Suzanne laughed haughtily and muttered, ‘One of’, before continuing.

“How could she steal from her own company? Is she not under my employ?” Suzanne asked simply. “I don’t remember filing charges against her.”

“…the matter of the land speeder then?” Ivan shot back.

“Seems to me someone else was charged with that crime.”

“Charges dropped, only through OUR agreement…” Ivan said flustered.

“Sounds like a matter for the Judges if I’d ever heard it,” Suzanne finished, “What rights have you to coerce our citizens?”

“I assure you, no one was coerced.” Ivan’s raspy voice seethed.

“It’s true, Suzanne, I agreed to the terms freely,” Dakota said angrily, gripping her cane tightly, as she strode out from the cover she’d taken. “And I agreed fully in the hopes of thwarting your sick little plans to profit off these nanites…”

“Sick little plans?” Suzanne asked sharply, “You have made quite enough of a mess already, Dakota!”

“Why are you here Suzanne?” Dakota asked straight forward, having had enough of this back and forth banter that went nowhere. “Why would you send armed men in…?”

“To stop YOU!” Suzanne said angrily, “to stop you from frying all those nanites in one foul swoop.”

“Why?” Dakota almost yelled, shocked, “Why would you want to stop these people from being cured of this affliction.”

“Oh Dakota… Why can’t you just trust me?” Suzanne almost whined in frustration.

“Trust you?” Dakota said. “You can’t even answer a simple question.”

“I do not answer to you, Dakota,” Suzanne said, “I can’t!”

That was the first time Suzanne said she ‘can’t’, rather than won’t. Why can’t she? What is stopping her? Never before had Dakota ever heard of any connection between the Otomo family, and the Consortium’s intelligence agency… until today.

“Well it’s too late Suzanne…” Dakota said holding up her cane, gesturing to a switch under its head. “I triggered the device as soon as your ‘soldiers’ charged the room, guns blazing… I wasn’t going to allow any more deaths due to the black lung nanites… not on Twin Crown.”

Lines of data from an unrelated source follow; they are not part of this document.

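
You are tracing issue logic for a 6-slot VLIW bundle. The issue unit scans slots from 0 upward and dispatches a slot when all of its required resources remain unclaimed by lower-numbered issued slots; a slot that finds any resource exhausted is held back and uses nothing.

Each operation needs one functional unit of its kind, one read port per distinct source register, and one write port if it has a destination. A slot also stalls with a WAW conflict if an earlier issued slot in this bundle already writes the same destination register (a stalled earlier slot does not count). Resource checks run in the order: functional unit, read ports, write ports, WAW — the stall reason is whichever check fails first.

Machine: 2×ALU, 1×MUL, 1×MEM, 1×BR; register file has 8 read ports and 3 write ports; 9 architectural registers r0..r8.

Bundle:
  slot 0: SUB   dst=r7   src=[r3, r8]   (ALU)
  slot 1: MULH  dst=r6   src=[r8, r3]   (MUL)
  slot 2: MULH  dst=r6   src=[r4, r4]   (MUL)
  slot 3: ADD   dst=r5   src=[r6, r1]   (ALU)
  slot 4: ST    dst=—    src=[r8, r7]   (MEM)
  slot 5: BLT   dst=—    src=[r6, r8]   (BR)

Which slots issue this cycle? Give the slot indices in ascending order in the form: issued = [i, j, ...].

#0 ALU src=r3,r8 dispatched  <A:1 Mu:1 Ld:1 B:1 rd:6 wr:2>
#1 MUL src=r8,r3 dispatched  <A:1 Mu:0 Ld:1 B:1 rd:4 wr:1>
#2 MUL src=r4,r4 held:FU  <A:1 Mu:0 Ld:1 B:1 rd:4 wr:1>
#3 ALU src=r6,r1 dispatched  <A:0 Mu:0 Ld:1 B:1 rd:2 wr:0>
#4 MEM src=r8,r7 dispatched  <A:0 Mu:0 Ld:0 B:1 rd:0 wr:0>
#5 BR src=r6,r8 held:RD_PORT  <A:0 Mu:0 Ld:0 B:1 rd:0 wr:0>

issued = [0, 1, 3, 4]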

Suzanne absorbed the information and suddenly turned to talk to someone else. Someone who wasn’t there that Dakota could see, though was with Suzanne physically wherever she was in the Onion.

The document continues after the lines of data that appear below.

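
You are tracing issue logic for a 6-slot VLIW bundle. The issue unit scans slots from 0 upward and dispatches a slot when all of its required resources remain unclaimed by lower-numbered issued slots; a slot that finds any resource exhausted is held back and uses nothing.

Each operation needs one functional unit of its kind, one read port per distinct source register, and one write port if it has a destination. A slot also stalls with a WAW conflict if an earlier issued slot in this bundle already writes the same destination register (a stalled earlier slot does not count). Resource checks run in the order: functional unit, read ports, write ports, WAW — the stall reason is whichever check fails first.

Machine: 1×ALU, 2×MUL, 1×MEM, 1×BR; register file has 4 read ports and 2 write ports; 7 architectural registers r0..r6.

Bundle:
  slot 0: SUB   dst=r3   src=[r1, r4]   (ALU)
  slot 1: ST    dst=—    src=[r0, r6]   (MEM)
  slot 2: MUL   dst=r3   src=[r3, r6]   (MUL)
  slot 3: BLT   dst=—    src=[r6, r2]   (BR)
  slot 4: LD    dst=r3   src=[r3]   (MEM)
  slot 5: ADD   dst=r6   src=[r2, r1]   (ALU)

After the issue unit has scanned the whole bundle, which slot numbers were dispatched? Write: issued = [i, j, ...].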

“The whole moon is black…” Suzanne confirmed. “And they’ve already punched through?”

“Major Sims,” Suzanne averted her gaze from the invisible people to stare directly at the squad leader that was currently projecting her image, “How many times do I have to fire you this week?”

A squad leader that Dakota recognized as the security guard she’d wrestled the phone away from in that hotel on Twin Crown, he rolled his eyes in response to the dark haired woman’s sudden reprimand.